Les contre-monuments de Ridnyi
Ridnyi est aujourd’hui surtout connu pour ses films et ses photographies – des pratiques artistiques particulièrement appropriées pour un emploi et une diffusion en temps de guerre : le téléphone portable permet de capturer à tout moment et aisément des images fixes et animées, que l’on peut partager sur Internet dès qu’on le souhaite. Ridnyi contribue pleinement, à ce titre, au « tournant documentaire10 » qui caractérise l’art contemporain ukrainien depuis la fin des années 2000 et qui s’est accéléré depuis 2013. Il participe ainsi, de manière plus générale, aux mutations du genre documentaire11. L’artiste, initialement formé à la sculpture à l’Académie d’État de design et d’art de Kharkiv, a régulièrement pratiqué ce médium. Cet aspect de son travail est, pourtant, quasiment absent des quelques études qui lui sont consacrées. Dans ses expositions et installations, Ridnyi associe souvent films et sculptures car ces deux pratiques se complètent et se prolongent mutuellement. Il nous paraît d’autant plus important de revenir sur ce corpus qu’il est aujourd’hui menacé par la guerre – à l’heure où nous écrivons, Ridnyi espère pouvoir déplacer ses sculptures hors d’Ukraine.
Ridnyi s’est initié à la pratique artistique grâce à son père, Oleksandr Ridnyi, sculpteur doté d’une certaine célébrité en Ukraine. Cette filiation, jamais abordée dans la littérature sur l’artiste, mérite que l’on s’y attarde. Né en 1961, doyen du département de sculpture à l’Académie d’État de design et d’art de Kharkiv, Oleksandr Ridnyi a remporté de nombreuses récompenses officielles. Il a décoré de ses œuvres et monuments plusieurs villes d’Ukraine, notamment Kharkiv, ville où est né son fils. Il y a par exemple réalisé, avec Anna Ivanova, Ukraina, shcho letyt’ (L’envol de l’Ukraine), en guise de nouveau monument à l’indépendance, le précédent ayant été déboulonné en 2011 durant la première vague dite de « décommunisation ». Inauguré par le président Viktor Ianoukovitch en 2012, ce monument de six mètres de haut figure l’Ukraine sous les traits de Niké en gloire, dans un langage encore tributaire de la tradition réaliste-socialiste.
Mykola Ridnyi se montre plutôt discret quant à cette filiation qu’il n’a évoquée que dans son film Istoriia batka (L’histoire du père), de 2012, dans lequel il n’est nullement question de sculpture. Une telle attitude est probablement à mettre sur le compte d’un désir de s’émanciper de la figure paternelle pour exister comme artiste à part entière, et de l’attitude critique de l’artiste, héritée de SOSka, sur la place de l’art officiel dans l’espace public.

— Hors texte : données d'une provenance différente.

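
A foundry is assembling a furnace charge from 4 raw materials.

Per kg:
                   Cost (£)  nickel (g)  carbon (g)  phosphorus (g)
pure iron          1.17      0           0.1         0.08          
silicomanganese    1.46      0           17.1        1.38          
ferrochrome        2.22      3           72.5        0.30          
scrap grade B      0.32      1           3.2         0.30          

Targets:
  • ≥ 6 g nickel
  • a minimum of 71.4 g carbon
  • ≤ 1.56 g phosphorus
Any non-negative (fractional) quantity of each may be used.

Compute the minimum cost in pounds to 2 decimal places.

Let x1 = kg of pure iron, x2 = kg of silicomanganese, x3 = kg of ferrochrome, x4 = kg of scrap grade B.
Minimise 1.17x1 + 1.46x2 + 2.22x3 + 0.32x4 subject to:
  3x3 + 1x4 ≥ 6   (nickel)
  0.1x1 + 17.1x2 + 72.5x3 + 3.2x4 ≥ 71.4   (carbon)
  0.08x1 + 1.38x2 + 0.3x3 + 0.3x4 ≤ 1.56   (phosphorus)
  x1, x2, x3, x4 ≥ 0.
The cheapest feasible vertex uses only ferrochrome, scrap grade B; pure iron, silicomanganese are not used. The nickel and carbon requirements are met with equality.
Optimal quantities: ferrochrome = 0.8299 kg, scrap grade B = 3.51 kg.
Cost = 2.22·0.8299 + 0.32·3.51 = 2.9656.

£2.97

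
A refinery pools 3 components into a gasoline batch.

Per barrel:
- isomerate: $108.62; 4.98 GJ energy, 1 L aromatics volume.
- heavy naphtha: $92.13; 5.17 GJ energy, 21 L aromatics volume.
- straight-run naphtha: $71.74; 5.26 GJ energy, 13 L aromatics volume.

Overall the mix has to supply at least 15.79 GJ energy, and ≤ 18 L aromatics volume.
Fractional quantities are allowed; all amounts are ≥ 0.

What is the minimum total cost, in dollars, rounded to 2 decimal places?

Treat it as an LP. Let x1 = barrels of isomerate, x2 = barrels of heavy naphtha, x3 = barrels of straight-run naphtha.
min 108.62x1 + 92.13x2 + 71.74x3 s.t.:
  4.98x1 + 5.17x2 + 5.26x3 ≥ 15.79   (energy)
  1x1 + 21x2 + 13x3 ≤ 18   (aromatics volume)
  x1, x2, x3 ≥ 0.
At the optimum only isomerate, straight-run naphtha are positive (heavy naphtha = 0). The energy and aromatics volume requirements are met with equality.
That vertex is x1 = 1.859, x3 = 1.242.
Cost = 108.62·1.859 + 71.74·1.242 = 291.0257.

$291.03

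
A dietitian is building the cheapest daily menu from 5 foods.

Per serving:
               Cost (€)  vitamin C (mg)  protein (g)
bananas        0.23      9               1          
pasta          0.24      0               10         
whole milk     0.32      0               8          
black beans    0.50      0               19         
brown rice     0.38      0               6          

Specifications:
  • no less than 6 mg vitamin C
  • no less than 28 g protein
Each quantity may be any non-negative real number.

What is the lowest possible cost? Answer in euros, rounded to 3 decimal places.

€0.809

This is a linear program. Let x1 = servings of bananas, x2 = servings of pasta, x3 = servings of whole milk, x4 = servings of black beans, x5 = servings of brown rice.
Minimize 0.23x1 + 0.24x2 + 0.32x3 + 0.5x4 + 0.38x5 with:
  9x1 ≥ 6   (vitamin C)
  1x1 + 10x2 + 8x3 + 19x4 + 6x5 ≥ 28   (protein)
  x1, x2, x3, x4, x5 ≥ 0.
At the optimum only bananas, pasta are positive (whole milk, black beans, brown rice = 0). Binding constraints: vitamin C and protein.
Optimal quantities: bananas = 0.6667 servings, pasta = 2.733 servings.
Total cost: 0.23·0.6667 + 0.24·2.733 = 0.80926.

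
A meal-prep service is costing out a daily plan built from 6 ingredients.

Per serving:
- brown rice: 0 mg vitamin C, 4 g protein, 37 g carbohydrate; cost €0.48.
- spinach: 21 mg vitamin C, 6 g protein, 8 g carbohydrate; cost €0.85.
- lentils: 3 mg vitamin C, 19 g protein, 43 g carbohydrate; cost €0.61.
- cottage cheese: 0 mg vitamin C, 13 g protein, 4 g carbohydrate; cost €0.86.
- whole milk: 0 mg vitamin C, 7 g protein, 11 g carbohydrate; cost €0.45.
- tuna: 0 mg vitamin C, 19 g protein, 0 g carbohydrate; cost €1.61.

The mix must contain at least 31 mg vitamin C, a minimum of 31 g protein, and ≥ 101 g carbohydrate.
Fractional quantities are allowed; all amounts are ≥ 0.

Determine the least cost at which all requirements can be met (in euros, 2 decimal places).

€2.30

This is a linear program. Let x1 = servings of brown rice, x2 = servings of spinach, x3 = servings of lentils, x4 = servings of cottage cheese, x5 = servings of whole milk, x6 = servings of tuna.
Minimise 0.48x1 + 0.85x2 + 0.61x3 + 0.86x4 + 0.45x5 + 1.61x6 subject to:
  21x2 + 3x3 ≥ 31   (vitamin C)
  4x1 + 6x2 + 19x3 + 13x4 + 7x5 + 19x6 ≥ 31   (protein)
  37x1 + 8x2 + 43x3 + 4x4 + 11x5 ≥ 101   (carbohydrate)
  x1, x2, x3, x4, x5, x6 ≥ 0.
The cheapest feasible vertex uses only spinach, lentils; brown rice, cottage cheese, whole milk, tuna are not used. The vitamin C and carbohydrate requirements are met with equality.
Solving gives x2 = 1.172, x3 = 2.131.
Hence cost = 0.85·1.172 + 0.61·2.131 = €2.2961.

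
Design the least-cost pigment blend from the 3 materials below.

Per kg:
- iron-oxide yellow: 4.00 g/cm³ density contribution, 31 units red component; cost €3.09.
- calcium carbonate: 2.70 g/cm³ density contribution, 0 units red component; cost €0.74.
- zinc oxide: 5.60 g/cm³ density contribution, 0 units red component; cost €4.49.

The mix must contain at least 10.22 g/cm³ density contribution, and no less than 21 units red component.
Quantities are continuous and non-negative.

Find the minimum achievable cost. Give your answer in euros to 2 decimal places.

Let x1 = kg of iron-oxide yellow, x2 = kg of calcium carbonate, x3 = kg of zinc oxide.
Minimise 3.09x1 + 0.74x2 + 4.49x3 subject to:
  4x1 + 2.7x2 + 5.6x3 ≥ 10.22   (density contribution)
  31x1 ≥ 21   (red component)
  x1, x2, x3 ≥ 0.
The optimal basis is {iron-oxide yellow, calcium carbonate}; zinc oxide drops out. There the density contribution and red component constraints are tight.
Solving gives x1 = 0.6774, x2 = 2.782.
Total cost: 3.09·0.6774 + 0.74·2.782 = 4.1518.

€4.15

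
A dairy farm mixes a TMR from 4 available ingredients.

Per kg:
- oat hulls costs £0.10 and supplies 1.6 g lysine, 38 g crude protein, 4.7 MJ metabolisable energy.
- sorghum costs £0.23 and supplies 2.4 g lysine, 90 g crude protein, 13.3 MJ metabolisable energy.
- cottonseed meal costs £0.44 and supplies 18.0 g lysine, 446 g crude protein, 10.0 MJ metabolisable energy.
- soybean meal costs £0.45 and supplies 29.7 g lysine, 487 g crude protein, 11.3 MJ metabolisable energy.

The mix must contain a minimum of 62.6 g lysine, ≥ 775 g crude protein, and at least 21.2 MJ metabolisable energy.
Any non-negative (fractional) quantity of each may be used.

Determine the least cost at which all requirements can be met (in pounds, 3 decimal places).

£0.948

Let x1 = kg of oat hulls, x2 = kg of sorghum, x3 = kg of cottonseed meal, x4 = kg of soybean meal.
Minimize 0.1x1 + 0.23x2 + 0.44x3 + 0.45x4 with:
  1.6x1 + 2.4x2 + 18x3 + 29.7x4 ≥ 62.6   (lysine)
  38x1 + 90x2 + 446x3 + 487x4 ≥ 775   (crude protein)
  4.7x1 + 13.3x2 + 10x3 + 11.3x4 ≥ 21.2   (metabolisable energy)
  x1, x2, x3, x4 ≥ 0.
At the optimum only soybean meal is positive (oat hulls, sorghum, cottonseed meal = 0). The lysine requirement is met with equality.
That vertex is x4 = 2.1077.
Cost = 0.45·2.1077 = 0.94847.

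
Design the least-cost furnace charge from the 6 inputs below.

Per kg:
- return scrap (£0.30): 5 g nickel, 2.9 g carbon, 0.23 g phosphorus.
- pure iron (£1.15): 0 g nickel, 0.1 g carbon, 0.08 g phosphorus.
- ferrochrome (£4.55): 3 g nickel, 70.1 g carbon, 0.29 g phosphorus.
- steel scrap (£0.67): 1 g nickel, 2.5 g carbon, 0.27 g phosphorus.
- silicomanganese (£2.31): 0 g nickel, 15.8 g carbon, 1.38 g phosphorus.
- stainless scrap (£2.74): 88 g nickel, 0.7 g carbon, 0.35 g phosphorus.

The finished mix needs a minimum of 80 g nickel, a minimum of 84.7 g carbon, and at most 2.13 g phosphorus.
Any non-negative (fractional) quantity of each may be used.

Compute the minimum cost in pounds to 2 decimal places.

£7.56

Set it up as a linear program. Let x1 = kg of return scrap, x2 = kg of pure iron, x3 = kg of ferrochrome, x4 = kg of steel scrap, x5 = kg of silicomanganese, x6 = kg of stainless scrap.
Minimise 0.3x1 + 1.15x2 + 4.55x3 + 0.67x4 + 2.31x5 + 2.74x6 with:
  5x1 + 3x3 + 1x4 + 88x6 ≥ 80   (nickel)
  2.9x1 + 0.1x2 + 70.1x3 + 2.5x4 + 15.8x5 + 0.7x6 ≥ 84.7   (carbon)
  0.23x1 + 0.08x2 + 0.29x3 + 0.27x4 + 1.38x5 + 0.35x6 ≤ 2.13   (phosphorus)
  x1, x2, x3, x4, x5, x6 ≥ 0.
At the optimum only return scrap, ferrochrome, stainless scrap are positive (pure iron, steel scrap, silicomanganese = 0). There the nickel, carbon, phosphorus constraints are tight.
Optimal quantities: return scrap = 7.437 kg, ferrochrome = 0.896 kg, stainless scrap = 0.456 kg.
Total cost: 0.3·7.437 + 4.55·0.896 + 2.74·0.456 = 7.5573.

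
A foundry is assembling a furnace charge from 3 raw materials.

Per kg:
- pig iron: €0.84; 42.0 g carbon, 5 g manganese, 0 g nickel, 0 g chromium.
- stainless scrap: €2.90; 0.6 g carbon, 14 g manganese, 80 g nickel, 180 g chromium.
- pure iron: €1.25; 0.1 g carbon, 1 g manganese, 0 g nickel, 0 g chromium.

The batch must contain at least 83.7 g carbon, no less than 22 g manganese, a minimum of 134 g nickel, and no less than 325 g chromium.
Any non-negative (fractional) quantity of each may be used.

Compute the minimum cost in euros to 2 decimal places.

€6.89

Let x1 = kg of pig iron, x2 = kg of stainless scrap, x3 = kg of pure iron.
Minimise 0.84x1 + 2.9x2 + 1.25x3 subject to:
  42x1 + 0.6x2 + 0.1x3 ≥ 83.7   (carbon)
  5x1 + 14x2 + 1x3 ≥ 22   (manganese)
  80x2 ≥ 134   (nickel)
  180x2 ≥ 325   (chromium)
  x1, x2, x3 ≥ 0.
The cheapest feasible vertex uses only pig iron, stainless scrap; pure iron is not used. The carbon and chromium requirements are met with equality.
So pig iron = 1.967 kg, stainless scrap = 1.806 kg.
Total cost: 0.84·1.967 + 2.9·1.806 = 6.8897.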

Pourtant, à bien y regarder, les créations d’Oleksandr Ridnyi ont, déjà, recours à une forme de distanciation, détournant l’exercice de la célébration officielle de figures illustres, insufflant à ses monuments une dimension poétique et onirique, au-delà des clichés et des représentations attendues. En est particulièrement exemplaire sa série consacrée aux hommes célèbres de Kharkiv, réalisée avec Anna Ivanova et inaugurée en 2019. Elle comprend par exemple un monument en l’honneur du géochimiste Vladimir Vernadsky – qui a mis en avant les concepts de biosphère et de noosphère –, qui figure place de la Liberté (fig. 3). Le scientifique y est représenté en pleine préparation d’un bortsch, en compagnie de son chien. En montrant le chercheur dans une scène du quotidien, le sculpteur met l’accent sur son aspect bon vivant, et offre une vision de l’homme qui ne verse ni dans l’hagiographie, ni dans l’idéalisation, mais s’écarte des représentations existantes.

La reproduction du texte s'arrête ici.